Rosalie was eventually placed in the care of the Epiphany Church Home in Washington, D.C., where she spent her remaining years.

=== Death ===
Rosalie died at the Epiphany Church Home in 1874 due to inflammation of the stomach. Her burial was arranged by Edgar Allan Poe fans who marked her birthyear on the tombstone as 1812, the year of her christening. She wished to be buried near her brother's grave in Baltimore, but was instead buried at Rock Creek Cemetery.

== Writings ==
According to the Edgar Allan Poe Society of Baltimore, Rosalie wrote several untitled poems that were not published until over 50 years after her death. Selected poems are below.
Fare thee well, may peace attend thee,
Hope each cheering influence lend thee,
May heaven from every ill defend thee
And bless the home that holds my friend.

Though we may never meet again
Thy image I will long retain
And whilst thy goodness I commend
My heart with pride shall call thee Friend.
— Rosalie Mackenzie Poe
The second poem was published in the Chicago Step Ladder in 1927.
Yon rose that wears the blush of morn
Which glittering drops of dew adorn
Of various hue,
Whilst its chaste beauties I survey
Its fragrance sip as Zephyrs play
I think of you.

Yon violet too, that gives delight
Presenting to the enraptured sight
A matchless blue,
Whilst gazing mute it often brings
Upon my view on fancy's wings
The form of you.

When each fair flower I behold
Which to mine eyes its charms unfold
In shining dew,
Or wafted on the gentle gale
Its odors o'er the air prevail
I think of you.
— Rosalie Mackenzie Poe

== In popular culture ==
Her brother William (= Henry) named a character "Rosalie" after her in his 1827 short story, "The Pirate," published in the Weekly Journal of Politics, Science, and Literature. He also mentioned Rosalie in his 1827 poem "Lines on a Pocket Book."

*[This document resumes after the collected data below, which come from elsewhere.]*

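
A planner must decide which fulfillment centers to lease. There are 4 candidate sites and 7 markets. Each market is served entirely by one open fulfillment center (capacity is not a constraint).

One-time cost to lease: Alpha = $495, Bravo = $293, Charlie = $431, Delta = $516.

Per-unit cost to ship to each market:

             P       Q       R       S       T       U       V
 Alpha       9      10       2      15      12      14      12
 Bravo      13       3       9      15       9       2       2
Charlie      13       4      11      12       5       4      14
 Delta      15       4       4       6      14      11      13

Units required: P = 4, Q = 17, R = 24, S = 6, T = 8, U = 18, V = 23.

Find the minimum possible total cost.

Minimum total cost: 856

For any fixed open set, each market goes to its cheapest open site; total = fixed + service.
{Bravo}: P→Bravo 13·4=52, Q→Bravo 3·17=51, R→Bravo 9·24=216, S→Bravo 15·6=90, T→Bravo 9·8=72, U→Bravo 2·18=36, V→Bravo 2·23=46. Service 563; fixed 293; total 856.
{Alpha, Bravo}: service 379 + fixed 788 = 1167
{Bravo, Delta}: service 389 + fixed 809 = 1198
{Alpha, Bravo, Charlie, Delta}: P→Alpha 9·4=36, Q→Bravo 3·17=51, R→Alpha 2·24=48, S→Delta 6·6=36, T→Charlie 5·8=40, U→Bravo 2·18=36, V→Bravo 2·23=46. Service 293; fixed 1735; total 2028.
No other subset beats 856.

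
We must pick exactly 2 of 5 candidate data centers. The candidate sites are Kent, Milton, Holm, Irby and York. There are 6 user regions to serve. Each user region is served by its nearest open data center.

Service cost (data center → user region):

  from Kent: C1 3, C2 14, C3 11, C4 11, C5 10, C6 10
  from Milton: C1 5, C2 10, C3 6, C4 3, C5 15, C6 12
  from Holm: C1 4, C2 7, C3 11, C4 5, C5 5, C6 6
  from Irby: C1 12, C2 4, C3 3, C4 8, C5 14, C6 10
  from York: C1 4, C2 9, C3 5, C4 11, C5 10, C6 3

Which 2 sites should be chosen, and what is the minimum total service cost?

Choose Holm and Irby; total service cost 27.

With exactly 2 open, each user region uses its cheapest among the chosen.
{Holm, Irby}: C1→Holm 4, C2→Irby 4, C3→Irby 3, C4→Holm 5, C5→Holm 5, C6→Holm 6. Service cost 27.
{Holm, York}: service cost 29
{Milton, Holm}: service cost 31
Among all 10 size-2 choices, {Holm, Irby} is lowest.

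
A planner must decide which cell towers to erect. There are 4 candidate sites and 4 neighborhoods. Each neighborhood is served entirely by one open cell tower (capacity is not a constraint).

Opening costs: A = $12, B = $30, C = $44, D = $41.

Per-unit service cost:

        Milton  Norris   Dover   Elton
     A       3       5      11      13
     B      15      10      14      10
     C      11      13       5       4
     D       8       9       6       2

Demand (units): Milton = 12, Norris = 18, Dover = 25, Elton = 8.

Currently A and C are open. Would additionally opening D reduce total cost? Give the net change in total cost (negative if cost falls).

No — net change +25 (cost rises by 25).

Current service cost with {A, C}: 283.
Adding D: each neighborhood re-picks its cheapest; new service cost 267, saving 16.
Extra fixed cost: 41. Net change = 41 − 16 = 25.
(Totals: 339 → 364.)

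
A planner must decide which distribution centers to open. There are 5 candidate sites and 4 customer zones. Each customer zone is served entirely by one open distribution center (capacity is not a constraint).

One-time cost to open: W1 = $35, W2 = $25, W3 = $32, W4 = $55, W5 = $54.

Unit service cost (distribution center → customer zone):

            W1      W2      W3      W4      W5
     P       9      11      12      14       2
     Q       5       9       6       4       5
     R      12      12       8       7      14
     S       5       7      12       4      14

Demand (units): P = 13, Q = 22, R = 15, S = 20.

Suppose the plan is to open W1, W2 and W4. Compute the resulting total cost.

Each customer zone is assigned to its cheapest site among the open ones.
{W1, W2, W4}: P→W1 9·13=117, Q→W4 4·22=88, R→W4 7·15=105, S→W4 4·20=80. Service 390; fixed 115; total 505.

Total cost: 505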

Rosalie is a character in the 1909 historical fiction novel, The Dreamer, by Mary Newton Stanard.

Rosalie is portrayed by a child actor in the 1915 silent biographical film, The Raven.

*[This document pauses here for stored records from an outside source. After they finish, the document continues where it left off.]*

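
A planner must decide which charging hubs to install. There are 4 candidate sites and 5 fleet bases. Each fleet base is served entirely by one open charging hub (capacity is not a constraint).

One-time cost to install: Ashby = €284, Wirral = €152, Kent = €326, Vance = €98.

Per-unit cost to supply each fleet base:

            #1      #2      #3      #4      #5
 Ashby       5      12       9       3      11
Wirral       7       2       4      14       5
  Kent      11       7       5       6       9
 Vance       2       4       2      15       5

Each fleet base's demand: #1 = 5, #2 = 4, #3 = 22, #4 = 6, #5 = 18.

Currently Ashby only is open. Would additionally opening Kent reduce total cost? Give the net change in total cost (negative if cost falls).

No — net change +182 (cost rises by 182).

Current service cost with {Ashby}: 487.
Adding Kent: each fleet base re-picks its cheapest; new service cost 343, saving 144.
Extra fixed cost: 326. Net change = 326 − 144 = 182.
(Totals: 771 → 953.)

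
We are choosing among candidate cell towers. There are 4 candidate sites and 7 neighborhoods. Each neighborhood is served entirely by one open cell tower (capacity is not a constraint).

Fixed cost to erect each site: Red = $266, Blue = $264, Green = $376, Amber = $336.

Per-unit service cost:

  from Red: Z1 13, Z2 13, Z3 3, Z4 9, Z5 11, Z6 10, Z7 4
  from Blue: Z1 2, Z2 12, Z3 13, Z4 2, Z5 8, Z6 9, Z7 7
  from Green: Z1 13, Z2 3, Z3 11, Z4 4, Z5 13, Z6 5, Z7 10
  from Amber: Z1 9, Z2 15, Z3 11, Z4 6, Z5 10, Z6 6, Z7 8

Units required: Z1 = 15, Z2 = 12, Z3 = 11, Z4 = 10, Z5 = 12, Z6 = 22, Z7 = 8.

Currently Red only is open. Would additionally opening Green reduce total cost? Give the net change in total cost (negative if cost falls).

Current service cost with {Red}: 858.
Adding Green: each neighborhood re-picks its cheapest; new service cost 578, saving 280.
Extra fixed cost: 376. Net change = 376 − 280 = 96.
(Totals: 1124 → 1220.)

No — net change +96 (cost rises by 96).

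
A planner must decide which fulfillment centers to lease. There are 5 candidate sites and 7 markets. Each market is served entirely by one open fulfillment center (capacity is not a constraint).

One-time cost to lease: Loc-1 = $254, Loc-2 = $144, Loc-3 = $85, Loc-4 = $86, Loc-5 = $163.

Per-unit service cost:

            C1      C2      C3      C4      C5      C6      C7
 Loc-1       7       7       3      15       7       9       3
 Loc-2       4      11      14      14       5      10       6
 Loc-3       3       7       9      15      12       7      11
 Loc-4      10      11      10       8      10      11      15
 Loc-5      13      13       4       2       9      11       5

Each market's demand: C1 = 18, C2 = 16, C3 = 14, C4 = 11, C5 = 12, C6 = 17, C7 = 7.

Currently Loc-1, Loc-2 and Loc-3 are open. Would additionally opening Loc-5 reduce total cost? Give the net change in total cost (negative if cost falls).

No — net change +31 (cost rises by 31).

Current service cost with {Loc-1, Loc-2, Loc-3}: 562.
Adding Loc-5: each market re-picks its cheapest; new service cost 430, saving 132.
Extra fixed cost: 163. Net change = 163 − 132 = 31.
(Totals: 1045 → 1076.)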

Rosalie was portrayed by Beth Graham in the original cast of the Off-Broadway musical, Nevermore: The Imaginary Life and Mysterious Death of Edgar Allan Poe.

Rosalie is a character in the 2003 gothic horror mystery novel The Pale Blue Eye by Louis Bayard, but does not appear in its 2022 film adaptation.

Rosalie is a character in the 2011 romance and ghost novel, The Raven's Bride, by Lenore Hart (St. Martin's Publishing Group).